Figure 1.

Effects of P.berghei infection on CYP activities, NO production and liver weights in DBA-2 mice. Time course of changes of liver CYP activities (CYP1a: EROD, 2b: BROD, 2a5: COH), NO serum levels, and liver and spleen weights in DBA-2 mice infected with P.berghei (ANKA). Panel A shows NO serum levels (μM) and parasitaemia rates (%PE). Results in Panel B (enzyme activities) and C (liver and spleen weights) are shown as % of mean values for non-infected controls (day 0 = 100) and comparisons were made by ANOVA and Dunnett's post-hoc test. In panels B and C statistical evaluation was made with untransformed data. Differences (P < 0.05) from non-infected control group (day 0) are indicated by an asterisk (*) superscript. Panels B and C control values (100%) are as follows (mean ± S.E.M.): EROD = 94.7 ± 41 pmol resorufin/mg protein/min; BROD = 74.6 ± 21 pmol resorufin/mg protein/min; COH = 193.9 ± 27 pmol umbelliferone/mg protein/min; liver wt = 0.99 ± 0.02 g; spleen wt = 0.08 ± 0.04 g.

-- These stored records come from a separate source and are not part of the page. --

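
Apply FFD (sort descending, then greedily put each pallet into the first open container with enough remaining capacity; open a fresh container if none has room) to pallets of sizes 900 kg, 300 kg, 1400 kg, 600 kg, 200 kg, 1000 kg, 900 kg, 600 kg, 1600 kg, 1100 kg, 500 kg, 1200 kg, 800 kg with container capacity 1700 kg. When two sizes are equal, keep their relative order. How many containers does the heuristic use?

Sorted descending: 1600, 1400, 1200, 1100, 1000, 900, 900, 800, 600, 600, 500, 300, 200.
  1600 → container 1 (new)  [load 1600/1700]
  1400 → container 2 (new)  [load 1400/1700]
  1200 → container 3 (new)  [load 1200/1700]
  1100 → container 4 (new)  [load 1100/1700]
  1000 → container 5 (new)  [load 1000/1700]
  900 → container 6 (new)  [load 900/1700]
  900 → container 7 (new)  [load 900/1700]
  800 → container 6  [load 1700/1700]
  600 → container 4  [load 1700/1700]
  600 → container 5  [load 1600/1700]
  500 → container 3  [load 1700/1700]
  300 → container 2  [load 1700/1700]
  200 → container 7  [load 1100/1700]
7 containers opened.

7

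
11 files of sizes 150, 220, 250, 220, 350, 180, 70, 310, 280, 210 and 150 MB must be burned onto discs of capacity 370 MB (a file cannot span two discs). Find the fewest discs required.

Total = 350 + 310 + 280 + 250 + 220 + 220 + 210 + 180 + 150 + 150 + 70 = 2390 MB.
Lower bound: ⌈2390/370⌉ = 7 discs.
A packing using 8 discs:
  disc 1: 350 = 350
  disc 2: 310 = 310
  disc 3: 280 + 70 = 350
  disc 4: 250 = 250
  disc 5: 220 + 150 = 370
  disc 6: 220 + 150 = 370
  disc 7: 210 = 210
  disc 8: 180 = 180
No arrangement into 7 discs stays within capacity, so 8 is optimal.

8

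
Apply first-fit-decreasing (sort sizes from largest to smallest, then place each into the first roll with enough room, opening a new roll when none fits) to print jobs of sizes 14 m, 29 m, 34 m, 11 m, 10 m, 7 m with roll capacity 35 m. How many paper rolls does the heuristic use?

4

Sorted descending: 34, 29, 14, 11, 10, 7.
  34 → roll 1 (new)  [load 34/35]
  29 → roll 2 (new)  [load 29/35]
  14 → roll 3 (new)  [load 14/35]
  11 → roll 3  [load 25/35]
  10 → roll 3  [load 35/35]
  7 → roll 4 (new)  [load 7/35]
4 paper rolls opened.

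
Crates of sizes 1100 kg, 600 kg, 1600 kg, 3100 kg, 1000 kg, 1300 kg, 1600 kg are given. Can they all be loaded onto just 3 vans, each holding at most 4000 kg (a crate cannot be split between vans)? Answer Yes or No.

A valid assignment using 3 vans:
  van 1: 3100 + 600 = 3700
  van 2: 1600 + 1600 = 3200
  van 3: 1300 + 1100 + 1000 = 3400
Every load is within 4000 kg, so 3 vans suffice.

Yes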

Control NO = 35.4 ± 2.8 μM (Panel A). Numbers of mice used (N) are as follows: PID0 = 15; PID4 = 10; PID8 = 10; PID12 = 10; PID16 = 11; PID20 = 14. Of 9 infected mice that were not killed (not included), 2 died on PID22, and 7 on PID24. No infected DBA-2 exhibited neurological signs of cerebral malaria.